I take care of them, is what I mean. I do not, for instance, use Zen and the Art of Motorcycle Maintenance as a bib. I resist the daily urge to use Three Men in a Boat as a coaster for a good cup of tea, and despite owning a copy of Good Omens, I’ve not dropped it in the bath.

Instead, I perform all that proper, eccentric maintenance that people do when they confuse their books with pets. Whenever a new hardcover joins my ranks, I condition it — place its spine flat against a table, allow the covers to flop down, then release the pages aside in batches. I store all of my books upright and never too tightly packed together. Whenever I pull one from the shelves, I make sure to grab hold by its spine edge, in the middle and not from the top. I keep them all out of the sunlight, away from any heater, and try to keep the room temperature reasonable: if I’m comfortable, I figure my books are. They’ve never complained.

As I say, I take good care of them.

Except for one.

Look at my shelves, and you will find one book that looks put through its proof, as if it’s led a good life full of intrigue and dare and has seen a few things and been a few places in its time.

It has. It’s been across the Atlantic and back. It’s pressed the edges of the Cliffs of Moher. It’s gone to kiss the Blarney stone, seen the Giant’s Causeway, absorbed in its pages the wonderfully invigorating aroma of a nun-cooked meal in an ancient abbey, and hiked in a rain storm through the hills of Connemara, which is admittedly how it received the majority of its wounds.

Wounds, yeah. It’s spine is creased deep. It’s cover, at the bottom leftmost corner, is peeled, the outer layer of paper stock separating from the under layer. It’s edges are all faded, fuzzy, like water — like rain water — had at one point wetted them.
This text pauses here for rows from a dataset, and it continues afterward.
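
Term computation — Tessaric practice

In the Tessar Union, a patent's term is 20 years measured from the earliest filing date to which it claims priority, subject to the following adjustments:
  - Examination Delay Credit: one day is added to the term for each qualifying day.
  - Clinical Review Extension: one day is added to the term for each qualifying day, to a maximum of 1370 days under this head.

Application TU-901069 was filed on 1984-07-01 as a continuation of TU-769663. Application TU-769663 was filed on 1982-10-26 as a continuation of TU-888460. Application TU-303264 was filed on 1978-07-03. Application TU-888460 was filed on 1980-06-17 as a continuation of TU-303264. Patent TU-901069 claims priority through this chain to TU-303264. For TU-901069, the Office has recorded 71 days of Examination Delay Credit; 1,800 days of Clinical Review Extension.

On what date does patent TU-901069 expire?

June 13, 2002

Earliest priority filing: 3 July 1978.
Base term: 3 July 1978 + 20 years → 3 July 1998.
Examination Delay Credit: +71 days → 12 September 1998.
Clinical Review Extension: 1800 days claimed exceeds the 1370-day cap, so +1370 days → 13 June 2002.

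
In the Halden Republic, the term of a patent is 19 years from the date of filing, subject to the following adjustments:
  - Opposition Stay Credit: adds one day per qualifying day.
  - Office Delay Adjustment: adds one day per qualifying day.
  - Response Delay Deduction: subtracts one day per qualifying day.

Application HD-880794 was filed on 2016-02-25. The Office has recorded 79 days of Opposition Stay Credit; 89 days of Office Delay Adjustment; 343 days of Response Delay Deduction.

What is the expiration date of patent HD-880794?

Base term: filing date + 19 years → 25 February 2035.
Opposition Stay Credit: +79 days → 15 May 2035.
Office Delay Adjustment: +89 days → 12 August 2035.
Response Delay Deduction: −343 days → 3 September 2034.

2034-09-03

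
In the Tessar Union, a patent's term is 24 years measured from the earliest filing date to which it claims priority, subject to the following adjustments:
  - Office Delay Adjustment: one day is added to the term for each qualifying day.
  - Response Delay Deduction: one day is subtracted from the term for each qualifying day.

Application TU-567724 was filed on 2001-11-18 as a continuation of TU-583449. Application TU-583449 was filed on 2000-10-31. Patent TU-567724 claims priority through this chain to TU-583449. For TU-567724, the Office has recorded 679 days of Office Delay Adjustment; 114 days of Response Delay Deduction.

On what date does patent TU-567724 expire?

2026-05-19

Earliest priority filing: 31 October 2000.
Base term: 31 October 2000 + 24 years → 31 October 2024.
Office Delay Adjustment: +679 days → 10 September 2026.
Response Delay Deduction: −114 days → 19 May 2026.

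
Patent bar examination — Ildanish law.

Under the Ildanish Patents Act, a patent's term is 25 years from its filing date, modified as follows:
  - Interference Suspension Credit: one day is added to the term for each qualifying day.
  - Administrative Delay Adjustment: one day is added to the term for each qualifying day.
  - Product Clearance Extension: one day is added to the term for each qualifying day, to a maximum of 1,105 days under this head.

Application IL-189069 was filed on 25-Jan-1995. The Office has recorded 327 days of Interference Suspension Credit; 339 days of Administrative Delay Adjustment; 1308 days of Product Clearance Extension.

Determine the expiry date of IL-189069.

Base term: filing date + 25 years → 25 January 2020.
Interference Suspension Credit: +327 days → 17 December 2020.
Administrative Delay Adjustment: +339 days → 21 November 2021.
Product Clearance Extension: 1308 days claimed exceeds the 1105-day cap, so +1105 days → 30 November 2024.

2024-11-30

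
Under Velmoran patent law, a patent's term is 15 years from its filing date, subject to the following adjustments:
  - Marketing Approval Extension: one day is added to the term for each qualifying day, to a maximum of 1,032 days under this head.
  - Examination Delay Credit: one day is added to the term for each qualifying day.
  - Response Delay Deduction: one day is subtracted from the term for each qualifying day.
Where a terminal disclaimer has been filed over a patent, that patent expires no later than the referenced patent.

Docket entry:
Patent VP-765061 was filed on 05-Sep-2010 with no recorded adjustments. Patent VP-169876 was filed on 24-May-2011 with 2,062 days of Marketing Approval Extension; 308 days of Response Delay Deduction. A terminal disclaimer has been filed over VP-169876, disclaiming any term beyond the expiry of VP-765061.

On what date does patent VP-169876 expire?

Natural term of VP-169876:
  Base: filing + 15 years → 24 May 2026.
  Marketing Approval Extension: 2062 days claimed exceeds the 1032-day cap, so +1032 days → 21 March 2029.
  Response Delay Deduction: −308 days → 17 May 2028.
Expiry of referenced patent VP-765061:
  Base: filing + 15 years → 5 September 2025.
Terminal disclaimer: VP-169876 expires on the earlier of 17 May 2028 and 5 September 2025.

September 5, 2025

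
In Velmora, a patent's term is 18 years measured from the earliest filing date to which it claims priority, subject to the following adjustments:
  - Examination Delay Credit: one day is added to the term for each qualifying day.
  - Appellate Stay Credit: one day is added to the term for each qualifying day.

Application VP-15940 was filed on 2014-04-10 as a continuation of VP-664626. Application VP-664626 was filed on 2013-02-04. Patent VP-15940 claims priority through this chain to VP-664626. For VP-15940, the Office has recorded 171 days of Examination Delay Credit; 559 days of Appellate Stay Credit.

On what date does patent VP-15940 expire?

Earliest priority filing: 4 February 2013.
Base term: 4 February 2013 + 18 years → 4 February 2031.
Examination Delay Credit: +171 days → 25 July 2031.
Appellate Stay Credit: +559 days → 3 February 2033.

February 3, 2033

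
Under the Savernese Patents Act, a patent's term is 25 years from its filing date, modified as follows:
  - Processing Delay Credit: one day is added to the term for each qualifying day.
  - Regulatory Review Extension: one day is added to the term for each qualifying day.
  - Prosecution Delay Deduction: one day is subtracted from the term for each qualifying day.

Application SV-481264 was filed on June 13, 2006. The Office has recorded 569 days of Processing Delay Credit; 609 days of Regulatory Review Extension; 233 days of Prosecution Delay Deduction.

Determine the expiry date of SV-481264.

2034-01-13

Base term: filing date + 25 years → 13 June 2031.
Processing Delay Credit: +569 days → 2 January 2033.
Regulatory Review Extension: +609 days → 3 September 2034.
Prosecution Delay Deduction: −233 days → 13 January 2034.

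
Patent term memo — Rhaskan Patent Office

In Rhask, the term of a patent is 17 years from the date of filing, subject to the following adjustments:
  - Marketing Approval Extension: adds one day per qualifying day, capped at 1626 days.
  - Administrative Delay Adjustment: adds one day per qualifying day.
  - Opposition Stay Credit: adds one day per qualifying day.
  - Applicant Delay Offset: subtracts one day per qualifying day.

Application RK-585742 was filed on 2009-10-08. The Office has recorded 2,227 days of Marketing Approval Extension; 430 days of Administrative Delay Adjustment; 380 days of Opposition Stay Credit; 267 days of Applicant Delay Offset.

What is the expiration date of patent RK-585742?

Base term: filing date + 17 years → 8 October 2026.
Marketing Approval Extension: 2227 days claimed exceeds the 1626-day cap, so +1626 days → 22 March 2031.
Administrative Delay Adjustment: +430 days → 25 May 2032.
Opposition Stay Credit: +380 days → 9 June 2033.
Applicant Delay Offset: −267 days → 15 September 2032.

September 15, 2032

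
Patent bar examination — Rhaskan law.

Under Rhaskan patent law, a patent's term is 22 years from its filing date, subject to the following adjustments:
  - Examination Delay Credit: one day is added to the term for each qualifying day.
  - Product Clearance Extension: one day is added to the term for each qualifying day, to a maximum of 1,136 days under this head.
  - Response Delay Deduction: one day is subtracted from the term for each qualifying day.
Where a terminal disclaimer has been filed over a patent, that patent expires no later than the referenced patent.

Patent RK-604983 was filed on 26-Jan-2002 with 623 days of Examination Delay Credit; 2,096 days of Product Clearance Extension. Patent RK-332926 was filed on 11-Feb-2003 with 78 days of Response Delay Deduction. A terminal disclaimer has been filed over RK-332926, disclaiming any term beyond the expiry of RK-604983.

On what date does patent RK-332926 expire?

Natural term of RK-332926:
  Base: filing + 22 years → 11 February 2025.
  Response Delay Deduction: −78 days → 25 November 2024.
Expiry of referenced patent RK-604983:
  Base: filing + 22 years → 26 January 2024.
  Examination Delay Credit: +623 days → 10 October 2025.
  Product Clearance Extension: 2096 days claimed exceeds the 1136-day cap, so +1136 days → 19 November 2028.
Terminal disclaimer: RK-332926 expires on the earlier of 25 November 2024 and 19 November 2028.

2024-11-25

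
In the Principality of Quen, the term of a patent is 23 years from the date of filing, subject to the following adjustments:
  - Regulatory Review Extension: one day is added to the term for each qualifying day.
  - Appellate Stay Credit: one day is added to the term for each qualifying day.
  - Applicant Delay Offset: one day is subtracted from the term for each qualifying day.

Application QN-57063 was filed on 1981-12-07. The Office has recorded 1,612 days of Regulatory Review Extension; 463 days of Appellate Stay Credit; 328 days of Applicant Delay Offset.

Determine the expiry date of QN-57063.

Base term: filing date + 23 years → 7 December 2004.
Regulatory Review Extension: +1612 days → 7 May 2009.
Appellate Stay Credit: +463 days → 13 August 2010.
Applicant Delay Offset: −328 days → 19 September 2009.

September 19, 2009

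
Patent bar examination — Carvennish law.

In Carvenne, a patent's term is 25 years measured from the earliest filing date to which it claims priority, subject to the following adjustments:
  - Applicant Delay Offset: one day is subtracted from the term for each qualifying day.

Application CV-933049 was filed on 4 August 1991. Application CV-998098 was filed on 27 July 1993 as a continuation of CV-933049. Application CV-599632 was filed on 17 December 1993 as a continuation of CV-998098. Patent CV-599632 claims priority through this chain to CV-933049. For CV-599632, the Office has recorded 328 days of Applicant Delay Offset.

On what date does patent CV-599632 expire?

Earliest priority filing: 4 August 1991.
Base term: 4 August 1991 + 25 years → 4 August 2016.
Applicant Delay Offset: −328 days → 11 September 2015.

2015-09-11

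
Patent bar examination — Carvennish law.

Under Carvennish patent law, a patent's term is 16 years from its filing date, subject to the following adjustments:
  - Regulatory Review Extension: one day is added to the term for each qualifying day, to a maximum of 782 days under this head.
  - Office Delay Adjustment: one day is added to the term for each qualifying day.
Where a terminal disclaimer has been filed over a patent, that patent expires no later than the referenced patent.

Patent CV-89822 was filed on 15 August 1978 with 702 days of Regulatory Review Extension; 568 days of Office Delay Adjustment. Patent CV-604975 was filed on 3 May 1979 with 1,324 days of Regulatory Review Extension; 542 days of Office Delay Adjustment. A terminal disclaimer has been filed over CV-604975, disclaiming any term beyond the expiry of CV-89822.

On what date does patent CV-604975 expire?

February 5, 1998

Natural term of CV-604975:
  Base: filing + 16 years → 3 May 1995.
  Regulatory Review Extension: 1324 days claimed exceeds the 782-day cap, so +782 days → 23 June 1997.
  Office Delay Adjustment: +542 days → 17 December 1998.
Expiry of referenced patent CV-89822:
  Base: filing + 16 years → 15 August 1994.
  Regulatory Review Extension: 702 days (within the 782-day cap) → +702 days → 17 July 1996.
  Office Delay Adjustment: +568 days → 5 February 1998.
Terminal disclaimer: CV-604975 expires on the earlier of 17 December 1998 and 5 February 1998.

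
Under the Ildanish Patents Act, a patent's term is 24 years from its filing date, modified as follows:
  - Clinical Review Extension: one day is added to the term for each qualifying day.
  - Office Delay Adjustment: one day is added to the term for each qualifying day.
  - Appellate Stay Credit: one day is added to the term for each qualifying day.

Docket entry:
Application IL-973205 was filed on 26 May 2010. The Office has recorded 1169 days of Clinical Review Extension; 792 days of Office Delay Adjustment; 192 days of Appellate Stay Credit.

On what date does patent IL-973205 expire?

April 17, 2040

Base term: filing date + 24 years → 26 May 2034.
Clinical Review Extension: +1169 days → 7 August 2037.
Office Delay Adjustment: +792 days → 8 October 2039.
Appellate Stay Credit: +192 days → 17 April 2040.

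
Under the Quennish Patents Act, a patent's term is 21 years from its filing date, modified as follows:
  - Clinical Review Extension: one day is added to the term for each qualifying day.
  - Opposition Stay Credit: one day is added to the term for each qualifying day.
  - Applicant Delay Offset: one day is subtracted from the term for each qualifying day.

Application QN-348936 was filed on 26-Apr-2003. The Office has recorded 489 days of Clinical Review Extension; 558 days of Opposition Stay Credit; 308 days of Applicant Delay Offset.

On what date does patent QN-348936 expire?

2026-05-05

Base term: filing date + 21 years → 26 April 2024.
Clinical Review Extension: +489 days → 28 August 2025.
Opposition Stay Credit: +558 days → 9 March 2027.
Applicant Delay Offset: −308 days → 5 May 2026.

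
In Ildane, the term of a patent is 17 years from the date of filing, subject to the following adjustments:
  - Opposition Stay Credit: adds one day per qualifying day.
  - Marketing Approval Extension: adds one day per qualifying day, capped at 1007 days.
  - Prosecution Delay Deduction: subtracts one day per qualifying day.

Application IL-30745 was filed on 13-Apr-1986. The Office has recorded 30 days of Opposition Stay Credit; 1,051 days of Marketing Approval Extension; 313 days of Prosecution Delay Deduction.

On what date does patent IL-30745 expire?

2005-04-06

Base term: filing date + 17 years → 13 April 2003.
Opposition Stay Credit: +30 days → 13 May 2003.
Marketing Approval Extension: 1051 days claimed exceeds the 1007-day cap, so +1007 days → 13 February 2006.
Prosecution Delay Deduction: −313 days → 6 April 2005.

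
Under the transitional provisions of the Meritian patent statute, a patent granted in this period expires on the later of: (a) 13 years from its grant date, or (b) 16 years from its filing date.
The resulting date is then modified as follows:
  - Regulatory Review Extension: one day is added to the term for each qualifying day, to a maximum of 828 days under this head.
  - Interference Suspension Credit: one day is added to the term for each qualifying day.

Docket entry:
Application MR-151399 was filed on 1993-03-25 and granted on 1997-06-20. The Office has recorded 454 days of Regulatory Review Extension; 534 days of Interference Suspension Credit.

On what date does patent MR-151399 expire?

(a) grant + 13 years → 20 June 2010.
(b) filing + 16 years → 25 March 2009.
Later of the two: 20 June 2010.
Regulatory Review Extension: 454 days (within the 828-day cap) → +454 days → 17 September 2011.
Interference Suspension Credit: +534 days → 4 March 2013.

March 4, 2013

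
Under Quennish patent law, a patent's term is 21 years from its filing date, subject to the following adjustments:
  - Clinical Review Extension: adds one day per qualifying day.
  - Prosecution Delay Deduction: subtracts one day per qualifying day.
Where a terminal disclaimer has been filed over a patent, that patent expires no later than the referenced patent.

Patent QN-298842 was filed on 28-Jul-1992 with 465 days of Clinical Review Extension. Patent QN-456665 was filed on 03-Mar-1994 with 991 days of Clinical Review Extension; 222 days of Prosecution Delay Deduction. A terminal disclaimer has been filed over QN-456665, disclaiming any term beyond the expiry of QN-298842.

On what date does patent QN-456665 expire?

2014-11-05

Natural term of QN-456665:
  Base: filing + 21 years → 3 March 2015.
  Clinical Review Extension: +991 days → 18 November 2017.
  Prosecution Delay Deduction: −222 days → 10 April 2017.
Expiry of referenced patent QN-298842:
  Base: filing + 21 years → 28 July 2013.
  Clinical Review Extension: +465 days → 5 November 2014.
Terminal disclaimer: QN-456665 expires on the earlier of 10 April 2017 and 5 November 2014.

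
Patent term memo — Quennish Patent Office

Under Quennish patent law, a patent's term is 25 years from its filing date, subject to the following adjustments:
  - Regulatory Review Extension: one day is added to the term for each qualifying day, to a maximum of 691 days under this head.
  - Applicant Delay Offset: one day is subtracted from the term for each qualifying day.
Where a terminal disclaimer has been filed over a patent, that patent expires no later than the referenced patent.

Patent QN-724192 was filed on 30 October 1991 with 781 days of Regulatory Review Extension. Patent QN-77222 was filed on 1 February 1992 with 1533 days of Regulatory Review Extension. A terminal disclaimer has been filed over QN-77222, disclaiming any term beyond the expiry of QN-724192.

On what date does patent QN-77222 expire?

Natural term of QN-77222:
  Base: filing + 25 years → 1 February 2017.
  Regulatory Review Extension: 1533 days claimed exceeds the 691-day cap, so +691 days → 24 December 2018.
Expiry of referenced patent QN-724192:
  Base: filing + 25 years → 30 October 2016.
  Regulatory Review Extension: 781 days claimed exceeds the 691-day cap, so +691 days → 21 September 2018.
Terminal disclaimer: QN-77222 expires on the earlier of 24 December 2018 and 21 September 2018.

September 21, 2018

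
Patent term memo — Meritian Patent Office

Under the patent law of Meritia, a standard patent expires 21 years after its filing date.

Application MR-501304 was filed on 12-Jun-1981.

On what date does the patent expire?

June 12, 2002

Filing date + 21 years → 12 June 2002.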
Along its back cover run ripples near the top, just above the San Francisco Chronicle‘s admonition that he “who has not met Wodehouse has not lived a full life.”

Open it up and you will find pages as pristine as those of any other book on my shelves. Yet, every so often, you will come upon a page splotched, its ink smudged, its paper wavy, misshapen, and bent.

To see it on the shelf, amongst my many more well-tailored others, you might think it a scar: it’s tiny blotches all adding up to one big stain on an otherwise unblemished collection. You may think it some neglected child, ill-loved, ignored.

It is the most treasured book I own.

What you would mistake for impious abuse is really wrung-out love. The book you may see as a grotesquerie is to me a book which not only tells a story with its words but also with its scars.

I treasure my copy of Leave It to Psmith, simply not because it is a very fine book full of funny sentences you could poke an eye out with at twenty paces (although that’s certainly part of it), but because it kept me good company for the six summer weeks I wandered around Ireland.

wodehouse

I read it once, twice, again, and again. I couldn’t inhale enough of it. I read it when traveling by bus. I read it by flashlight when bunking in a hostel, by citylight when sitting of an evening at a cafe on a Galway sidestreet. I kept it in the front pocket of my pack, so I could pull it out with ease whenever time lulled.

And time did lull, and I did pull it out. I stuffed it in, too, and put the weight of the pack on it, and exposed it to the elements, to the wind and to the rain. And after a rain, I would leave it out to dry next to my socks and shoes. And after a long day, I would fall asleep with it in my hands and wake with it under my pillow.

As I traveled alone, it traveled with me. In its wonderful words and humor, it stayed me, like basking in the sun. In its characters I found companions for the road —  there was the eponymous, dashing Psmith (“the p is silent, as in phthisis, psychic, and ptarmigan”), there was that “amiable, boneheaded peer” Lord Emsworth, the efficient Baxter, the lovely Eve Halliday, the butler Beach, the poet McTodd, and all the rest of them.

In its author, Mr. Wodehouse, I found one of the great practitioners of the English language, using his unmitigated status as one of the twentieth century’s Most Lordly Lords of Language for no good reason other than to make people laugh.

Psmith and Wodehouse, there they were, teamed in my hands, in my pack, in my head — ease and joy and the good life, sunshine and gardens, hijinks and midnight rendezvous with butlers on lawns, and lush, verdant country estates where it was and still is, both in the pages of this book on my shelves and in my mind and memory, eternally summer.